In Java, C#, and VB.Net, using the New keyword on the same line as the declaration statement actually causes the object to be instantiated. Not so with VB6. In VB6, the As New syntax creates an "auto-instancing" object variable. In other words, the code line
Dim myObj as New myClass
requires the VB compiler, every time myObj is referenced, to check and see if myObj is Nothing and if so to create an instance of myClass. So, the code
Dim myObj as New myClass myObj.Prop1 = "SomeValue" myObj.Prop2 = "SomeOtherValue" myObj.MyMethod1 myObj.MyMethod2
requires the compiler to check four times whether an object has been instantiated. This represents unnecessary code overhead.
Writing the code in this way
Dim myObj as myClass Set myObj = New myClass myObj.Prop1 = "SomeValue" myObj.Prop2 = "SomeOtherValue" myObj.MyMethod1 myObj.MyMethod2
removes this overhead.
While there are some circumstances in which the use of the former syntax is preferable to the latter, they are few and far between. For example, if you had a large number of instances of another object that only in certain circumstances ever used this object, and when they did only called one method of the object one time, it might make sense not to instantiate the object unless the code referenced it to avoid unnecessary memory overhead.

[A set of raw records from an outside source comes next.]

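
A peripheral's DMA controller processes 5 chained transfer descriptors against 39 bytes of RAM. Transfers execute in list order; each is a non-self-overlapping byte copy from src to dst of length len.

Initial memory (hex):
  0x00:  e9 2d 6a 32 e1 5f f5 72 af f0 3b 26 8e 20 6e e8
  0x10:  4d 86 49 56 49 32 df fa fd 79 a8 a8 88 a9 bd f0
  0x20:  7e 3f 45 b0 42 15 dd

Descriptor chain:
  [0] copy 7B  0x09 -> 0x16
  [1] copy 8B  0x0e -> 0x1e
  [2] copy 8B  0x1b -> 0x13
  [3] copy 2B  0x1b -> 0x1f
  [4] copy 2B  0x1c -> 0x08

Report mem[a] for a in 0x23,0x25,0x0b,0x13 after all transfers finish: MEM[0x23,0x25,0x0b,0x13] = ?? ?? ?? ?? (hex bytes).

MEM[0x23,0x25,0x0b,0x13] = 56 32 26 6e

#0 dst[0x16+7] := {0xf0,0x3b,0x26,0x8e,0x20,0x6e,0xe8}
#1 dst[0x1e+8] := {0x6e,0xe8,0x4d,0x86,0x49,0x56,0x49,0x32}
#2 dst[0x13+8] := {0x6e,0xe8,0xa9,0x6e,0xe8,0x4d,0x86,0x49}
#3 dst[0x1f+2] := {0x6e,0xe8}
#4 dst[0x08+2] := {0xe8,0xa9}
query mem[0x23]=0x56, mem[0x25]=0x32, mem[0x0b]=0x26, mem[0x13]=0x6e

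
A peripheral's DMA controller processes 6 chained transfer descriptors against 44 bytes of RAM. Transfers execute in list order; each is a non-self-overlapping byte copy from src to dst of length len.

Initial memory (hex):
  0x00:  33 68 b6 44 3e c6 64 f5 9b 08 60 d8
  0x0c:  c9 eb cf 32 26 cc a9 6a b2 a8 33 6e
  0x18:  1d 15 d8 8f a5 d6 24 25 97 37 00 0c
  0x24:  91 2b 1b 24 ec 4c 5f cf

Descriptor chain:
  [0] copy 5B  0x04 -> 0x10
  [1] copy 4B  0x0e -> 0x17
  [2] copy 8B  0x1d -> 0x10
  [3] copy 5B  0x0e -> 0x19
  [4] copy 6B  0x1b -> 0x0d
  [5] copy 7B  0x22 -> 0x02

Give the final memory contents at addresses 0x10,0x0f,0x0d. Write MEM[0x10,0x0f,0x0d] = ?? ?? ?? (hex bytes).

MEM[0x10,0x0f,0x0d] = 24 25 d6

  after D0: wrote 5B at 0x10 = 3ec664f59b
  after D1: wrote 4B at 0x17 = cf323ec6
  after D2: wrote 8B at 0x10 = d624259737000c91
  after D3: wrote 5B at 0x19 = cf32d62425
  after D4: wrote 6B at 0x0d = d62425242597
  after D5: wrote 7B at 0x02 = 000c912b1b24ec
query mem[0x10]=0x24, mem[0x0f]=0x25, mem[0x0d]=0xd6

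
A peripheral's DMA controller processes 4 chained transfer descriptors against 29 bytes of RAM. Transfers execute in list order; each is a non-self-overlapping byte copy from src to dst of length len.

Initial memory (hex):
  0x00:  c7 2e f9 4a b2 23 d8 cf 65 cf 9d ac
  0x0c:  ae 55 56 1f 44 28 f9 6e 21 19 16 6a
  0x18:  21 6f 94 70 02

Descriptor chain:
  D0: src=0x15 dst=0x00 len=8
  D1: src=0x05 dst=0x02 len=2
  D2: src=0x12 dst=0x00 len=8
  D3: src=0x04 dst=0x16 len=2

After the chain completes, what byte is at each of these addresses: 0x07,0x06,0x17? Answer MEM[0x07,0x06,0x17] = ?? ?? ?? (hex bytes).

#0 dst[0x00+8] := {0x19,0x16,0x6a,0x21,0x6f,0x94,0x70,0x02}
#1 dst[0x02+2] := {0x94,0x70}
#2 dst[0x00+8] := {0xf9,0x6e,0x21,0x19,0x16,0x6a,0x21,0x6f}
#3 dst[0x16+2] := {0x16,0x6a}
query mem[0x07]=0x6f, mem[0x06]=0x21, mem[0x17]=0x6a

MEM[0x07,0x06,0x17] = 6f 21 6a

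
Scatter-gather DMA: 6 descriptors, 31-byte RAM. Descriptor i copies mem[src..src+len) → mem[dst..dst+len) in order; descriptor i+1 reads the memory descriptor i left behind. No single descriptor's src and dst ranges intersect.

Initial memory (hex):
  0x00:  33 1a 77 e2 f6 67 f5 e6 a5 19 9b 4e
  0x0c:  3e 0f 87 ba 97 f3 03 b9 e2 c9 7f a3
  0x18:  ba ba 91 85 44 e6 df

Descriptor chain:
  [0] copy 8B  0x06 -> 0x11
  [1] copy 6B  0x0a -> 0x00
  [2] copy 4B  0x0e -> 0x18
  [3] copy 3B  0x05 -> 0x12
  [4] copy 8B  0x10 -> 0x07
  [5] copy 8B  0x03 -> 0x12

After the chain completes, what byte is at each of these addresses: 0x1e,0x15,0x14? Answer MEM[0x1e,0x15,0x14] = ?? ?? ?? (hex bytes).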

However, the time that you will see this most often is when the object is only referenced once, especially in conjuction with the With keyword. For example:
Dim myObject as New myClass With myObject .ThisProperty = SomeValue .ThatProperty = SomeOtherValue .AndSoOn = SomethingElse End With
This will only actually instantiate the object once, at the time it is encountered in the with statement. Of course, you don't really need to use a myObject variable in this case; it's more a matter of style. You can also do it this way:
With New myClass .ThisProperty = SomeValue .ThatProperty = SomeOtherValue .AndSoOn = SomethingElse End With
In effect, this is also an auto-instancing variable, since an instantiated class reference is implied (and created) by the "with new" statement. This is actually even more efficient, as it isn't storing a variable definition throughout the life of the procedure in which it's declared.